Moonfall

I disastri veri (e involontari) dell’ultimo film di Ronald Emmerich

La trama

Gli astronauti Jocinda Fowler (Halle Berry), Brian Harper (Patrick Wilson) e Marcus, intenti a riparare un satellite in orbita lunare, vengono attaccati da un misterioso sciame nero. L’attacco uccide Marcus, costringendo i due superstiti a sospendere la missione e tornare sulla Terra. Harper chiede insistentemente un’indagine, ma la NASA liquida l’accaduto come errore umano, dando credito alla versione di Fowler.

Dieci anni dopo Harper è caduto in disgrazia e Fowler è salita di grado. Si ritrovano a lavorare assieme su una nuova emergenza: l’orbita lunare si è modificata fino a farla avvicinare pericolosamente alla Terra. Riusciranno a mettere da parte l’ostilità e a risolvere vecchi e nuovi enigmi? Li aiuterà K.C. Houseman (John Bradley), un cospirazionista le cui teorie sulla Luna apriranno scenari imprevedibili.

Retorica della catastrofe

Forte del record di film indipendente più costoso della storia, Moonfall contiene tutto quello che ci si aspetta da un disaster movie classico. Una minaccia immediata e colossale alla vita sulla Terra? C’è. Patriottismo e abnegazione? Ci sono. Sarcasmo testosteronico ottuso? Come piovesse. Complotti e documenti secretati? Citofonare Holdenfield (Donald Sutherland, che appare giusto il tempo necessario per annunciare, quasi sorridente, che il genere umano è più morituro del solito).

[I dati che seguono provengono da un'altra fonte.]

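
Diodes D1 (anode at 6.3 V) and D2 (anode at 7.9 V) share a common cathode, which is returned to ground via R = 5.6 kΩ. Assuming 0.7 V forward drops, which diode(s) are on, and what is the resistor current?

Only D2 conducts; I_R ≈ 1.3 mA

Assume both conduct. Then node N would need to be at both 6.3−0.7 = 5.6 V and 7.9−0.7 = 7.2 V, which is impossible.
Assume only D2 conducts: V_N = 7.9 − 0.7 = 7.2 V, so I_R = 7.2/5.6 = 1.29 mA.
Check D1: its anode-to-cathode voltage is 6.3 − 7.2 = -0.9 V < 0.7 V, so it is off. The assumption is consistent.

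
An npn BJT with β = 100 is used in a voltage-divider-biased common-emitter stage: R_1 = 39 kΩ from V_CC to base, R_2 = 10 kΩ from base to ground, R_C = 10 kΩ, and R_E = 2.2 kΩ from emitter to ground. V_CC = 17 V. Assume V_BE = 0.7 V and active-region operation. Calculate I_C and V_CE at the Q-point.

Thevenize the base divider: V_Th = V_CC·R_2/(R_1+R_2) = 17×10/49 = 3.47 V, R_Th = R_1‖R_2 = 7.96 kΩ.
Base-emitter loop: V_Th = I_B·R_Th + V_BE + (β+1)I_B·R_E, so I_B = (3.47 − 0.7) / (7.96 + 101×2.2) = 0.012 mA.
I_C = β·I_B = 100×0.012 = 1.2 mA, and I_E = (β+1)I_B = 1.22 mA.
V_CE = V_CC − I_C·R_C − I_E·R_E = 17 − 1.2×10 − 1.22×2.2 = 2.29 V.
V_CE = 2.29 V > 0.2 V confirms active-region operation.

I_C ≈ 1.2 mA, V_CE ≈ 2.3 V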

Basterebbe un’incertezza, un chiaroscuro, un passo falso, un riferimento ad Elon Musk di meno per rendere Moonfall un film più interessante. E invece tira dritto per la sua strada come se fossero gli anni ’90, impilando livelli di assurdità crescente con la convinzione granitica che azione, distruzione e product placement bastino da sole a giustificare 130 minuti di film. Anche se risponde al basilare bisogno umano di riprendere il controllo su un mondo incomprensibile e minaccioso, viene da chiedersi se non sia il caso di mandare in pensione un genere che, al confronto con la realtà, assomiglia sempre più ad una forma di intrattenimento puerile.

So bad it’s good, o bad e basta?

È difficile mettersi d’accordo su cosa sia un brutto film. Lo è ancor di più decidere se la sua bruttezza sia irredimibile, o se ci sia almeno qualche elemento che renda la visione involontariamente divertente. Moonfall è un caso particolare: prende molto sul serio la missione dei protagonisti, e l’impressionante dispiego di effetti visivi fa (quasi) passare in secondo piano una sceneggiatura zoppicante e dei dialoghi non particolarmente brillanti. Finché non arriva il momento in cui Harper, Fowler e Houseman scoprono contro cosa stanno davvero combattendo.

l’inadeguatezza dello spunto narrativo si palesa limpida e ci regala il primo attimo di sollievo dopo un’ora e mezza di tensione sostenuta. Da qui in poi la curiosità di sapere come va a finire viene sostituita dalla certezza che la vera catastrofe sia avere a disposizione un budget da 140 milioni di dollari e non riuscire a dargli un senso.

Lo speciale di approfondimento dell’Agenzia Spaziale Italiana

Moonfall può non essere un film riuscito, ma ha avuto almeno un effetto positivo: dare lo spunto all’ASI per un numero tematico di Global Science sulla storia e gli sviluppi futuri dell’esplorazione lunare. È una lettura interessante e accessibile, consultabile sul profilo ISSUU della rivista.

In breve

Moonfall è una visione consigliata in un numero limitatissimo di casi. Se sei fan di Roland Emmerich, se ti piacciono gli effettoni specialoni, se hai un paio d’ore da perdere e nessun’altra opzione ricreativa praticabile. Rientrare in tutte e tre le categorie è l’unico modo per massimizzare l’esperienza. In tutti gli altri casi, a pensarci bene, non faticherai a trovare modi migliori per passare il tempo.